Dismas rarely proposed a specific relic unless it was something truly unusual or spectacular. Frederick''s knowledge of the field was vast and scholarly. He''d been collecting relics since 1493, when he made his pilgrimage to the Holy Land. He knew exactly what he wanted and, happily for Dismas, he wanted a lot. His collection was now second only to the Vatican''s, which numbered some seventy-six thousand. But there was really no competing with Rome for relics.

And yet--Dismas suspected that Frederick was competing with Rome. Certainly, Albrecht was competing with Frederick. Unlike Frederick, Albrecht was suggestible, especially where vogue entered in. When fourth-century Slavic martyrs became the rage, Albrecht dispatched Dismas to comb the Adriatic coast and corner the market. Frederick was above these vicissitudes. He set the chic.

Dismas returned to his list.

St. Agatha, patroness of wet nurses. A young and beautiful Sicilian girl, virgin, lusted for by the Roman consul. (How lucky, the homely, unlusted after female Christian converts.) Agatha refused the consul''s attentions and was handed over to the torturers. They sliced off her breasts, which miraculously grew back. The now livid consul ordered her to be roasted to death over coals. Frederick wanted a nipple, but any other part would do.

After months and months of inquiry, Dismas reported to Frederick that no Agathan nipples were to be had. However, he had succeeded in locating a partly melted gold ring said to have been on her finger when she met her terrible but sanctifying end on a brazier in Catania, Anno Domini 250.

As for St. Afra, another martyr requiring assiduous searching, he''d finally located a fragment of her patella. Given the time and effort that had gone into these two commissions, Dismas could have charged more than his usual commission. But he didn''t. If the search had been for Albrecht, he''d have surcharged triple.

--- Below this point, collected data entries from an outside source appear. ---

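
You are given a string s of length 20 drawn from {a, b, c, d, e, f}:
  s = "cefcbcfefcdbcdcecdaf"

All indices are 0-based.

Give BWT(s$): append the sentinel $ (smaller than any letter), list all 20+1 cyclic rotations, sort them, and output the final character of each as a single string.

fddcfefbd$bcccccfaeec

rank  rotation               last
    0  $cefcbcfefcdbcdcecdaf  f
    1  af$cefcbcfefcdbcdcecd  d
    2  bcdcecdaf$cefcbcfefcd  d
    3  bcfefcdbcdcecdaf$cefc  c
    4  cbcfefcdbcdcecdaf$cef  f
    5  cdaf$cefcbcfefcdbcdce  e
    6  cdbcdcecdaf$cefcbcfef  f
    7  cdcecdaf$cefcbcfefcdb  b
    8  cecdaf$cefcbcfefcdbcd  d
    9  cefcbcfefcdbcdcecdaf$  $
   10  cfefcdbcdcecdaf$cefcb  b
   11  daf$cefcbcfefcdbcdcec  c
   12  dbcdcecdaf$cefcbcfefc  c
   13  dcecdaf$cefcbcfefcdbc  c
   14  ecdaf$cefcbcfefcdbcdc  c
   15  efcbcfefcdbcdcecdaf$c  c
   16  efcdbcdcecdaf$cefcbcf  f
   17  f$cefcbcfefcdbcdcecda  a
   18  fcbcfefcdbcdcecdaf$ce  e
   19  fcdbcdcecdaf$cefcbcfe  e
   20  fefcdbcdcecdaf$cefcbc  c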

He consulted Albrecht''s list. Weaponry. Albrecht had a penchant for knives, daggers, axes--anything that had been used on a saint. One of his most treasured pieces was the hammer used to drive the nails into Christ''s hands and feet.

Item: "Maurice--sword." The one used to decapitate St. Maurice, Roman legionary of Thebes. During a campaign to punish the insurrectionary Helvetii, the Roman commander had ordered his men to sacrifice to the Roman gods. Maurice and other Christian converts in the ranks demurred. The commander ordered decimation, every tenth soldier killed. (Hardly morale boosting, in the middle of a campaign.) When the converts still refused, a second decimation was carried out. When they refused again, the commander ordered the entire troop slaughtered.

No easy commission, this, but Dismas had a good relationship with a dealer in St. Gallen who''d sent word that he thought he could lay his hands on at least a portion of the sword hilt.

Dismas worked his way down Albrecht''s list. Not another? Yes, another St. Sebastian arrow.